Several court cases challenging the U.S. Food and Drug Administration’s issuing of marketing denial orders (MDOs) in response to its review of premarket tobacco product applications are still pending. Last week, three high profile tobacco harm reduction advocates filed their fourth amicus brief in support of companies that are challenging the FDA.
Clive Bates, director of Counterfactual Consulting, David Abrams, a professor of social and behavioral sciences at the NYU College of Global Public Health, and David Sweanor, adjunct professor of law at the University of Ottawa, filed the latest brief in support of Chicago-based Gripum LLC, which has had its MDO temporarily stayed by the court while the FDA’s actions are reviewed.
“The PMTA process and [appropriate for the protection of public health] APPH test do not apply to combustible cigarettes, which have a much less onerous path to market; accordingly, the most dangerous products are easily accessible throughout the United States, and their manufacturers do not face the threat of financial ruin from FDA’s regulatory burdens and determinations,” the brief states. “FDA’s regime for evaluating ENDS amounts to a major barrier to entry for less harmful products than cigarettes and unjustified regulatory protection of the incumbent combustible cigarette trade. The harms arising from adult and adolescent cigarette smoking far outweigh the harms arising from youth use of ENDS.”

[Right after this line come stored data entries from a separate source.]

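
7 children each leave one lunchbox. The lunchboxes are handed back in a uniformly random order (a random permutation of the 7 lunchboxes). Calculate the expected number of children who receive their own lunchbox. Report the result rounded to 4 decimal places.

1.0000

Let Xᵢ = 1 if person i gets their own lunchbox. For each i, P(Xᵢ=1) = 1/7.
By linearity of expectation, E[X₁+…+X_7] = 7·(1/7) = 1.
≈ 1.0000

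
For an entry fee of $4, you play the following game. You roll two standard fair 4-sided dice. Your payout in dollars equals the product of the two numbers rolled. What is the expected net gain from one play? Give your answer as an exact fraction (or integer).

Distribution of the product of the two numbers rolled: 1 w.p. 1/16, 2 w.p. 1/8, 3 w.p. 1/8, 4 w.p. 3/16, 6 w.p. 1/8, 8 w.p. 1/8, …
E[payout] = (1/16)·1 + (1/8)·2 + (1/8)·3 + (3/16)·4 + (1/8)·6 + (1/8)·8 + (1/16)·9 + (1/8)·12 + (1/16)·16 = 25/4
Expected profit = 25/4 − 4 = 9/4

9/4 dollars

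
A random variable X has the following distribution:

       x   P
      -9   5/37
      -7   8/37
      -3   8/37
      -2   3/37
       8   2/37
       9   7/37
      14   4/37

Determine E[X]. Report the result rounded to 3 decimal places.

0.108

E[X] = (5/37)·(-9) + (8/37)·(-7) + (8/37)·(-3) + (3/37)·(-2) + (2/37)·8 + (7/37)·9 + (4/37)·14
     = 4/37 ≈ 0.108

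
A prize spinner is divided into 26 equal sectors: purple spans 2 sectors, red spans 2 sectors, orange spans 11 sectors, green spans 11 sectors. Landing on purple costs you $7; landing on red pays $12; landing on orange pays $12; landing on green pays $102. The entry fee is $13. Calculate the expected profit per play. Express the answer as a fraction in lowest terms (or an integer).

463/13 dollars

E[payout] = (2/26)·(-7) + (2/26)·12 + (11/26)·12 + (11/26)·102 = 632/13
Expected profit = 632/13 − 13 = 463/13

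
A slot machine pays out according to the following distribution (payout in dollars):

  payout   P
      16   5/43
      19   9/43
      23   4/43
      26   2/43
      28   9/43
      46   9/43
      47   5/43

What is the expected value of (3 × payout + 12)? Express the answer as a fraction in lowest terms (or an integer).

4404/43

E[3x+12] = (5/43)·60 + (9/43)·69 + (4/43)·81 + (2/43)·90 + (9/43)·96 + (9/43)·150 + (5/43)·153
     = 4404/43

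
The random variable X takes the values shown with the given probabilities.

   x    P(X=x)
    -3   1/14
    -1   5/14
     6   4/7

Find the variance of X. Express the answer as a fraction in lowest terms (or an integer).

657/49

E[X] = (1/14)·(-3) + (5/14)·(-1) + (4/7)·6 = 20/7
E[X²] = (1/14)·9 + (5/14)·1 + (4/7)·36 = 151/7
Var(X) = 151/7 − (20/7)² = 657/49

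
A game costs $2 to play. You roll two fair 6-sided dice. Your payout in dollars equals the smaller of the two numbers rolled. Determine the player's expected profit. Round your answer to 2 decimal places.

Distribution of the smaller of the two numbers rolled: 1 w.p. 11/36, 2 w.p. 1/4, 3 w.p. 7/36, 4 w.p. 5/36, 5 w.p. 1/12, 6 w.p. 1/36
E[payout] = (11/36)·1 + (1/4)·2 + (7/36)·3 + (5/36)·4 + (1/12)·5 + (1/36)·6 = 91/36
Expected profit = 91/36 − 2 = 19/36 ≈ $0.53

$0.53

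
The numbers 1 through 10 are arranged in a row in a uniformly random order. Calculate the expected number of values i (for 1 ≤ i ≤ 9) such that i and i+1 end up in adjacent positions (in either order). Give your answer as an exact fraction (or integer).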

The group also addressed the FDA’s having established an onerous new standard of evidence in PMTAs. The FDA has admitted to using a “fatal flaw” checklist to deny over one million PMTAs without further consideration because they do not provide randomized controlled trials, cohort studies, or other types of (unspecified) evidence that FDA had retrospectively deemed necessary. They also state that the APPH test doesn’t differentiate between adults and youth.
“The APPH test applies to the ‘population as a whole.’ There is no distinction drawn between adolescents and adults in the Act. In some circumstances, ENDS use can be beneficial to adolescents who would otherwise smoke,” the brief states. “As a matter of policy, FDA chooses to take no account of such benefits to youth, but that approach is incompatible with the APPH test in either the PMTA pre-market review process TCA §910(c)(4) or in rulemaking for setting product standards §907(a)(3).”
The group filed similar briefs in three other cases: Triton v FDA – Fifth Circuit (17 Nov 2021), My Vape Order v FDA – Ninth Circuit (24 Nov) and Bidi Vapor v FDA – Eleventh Circuit (24 Nov).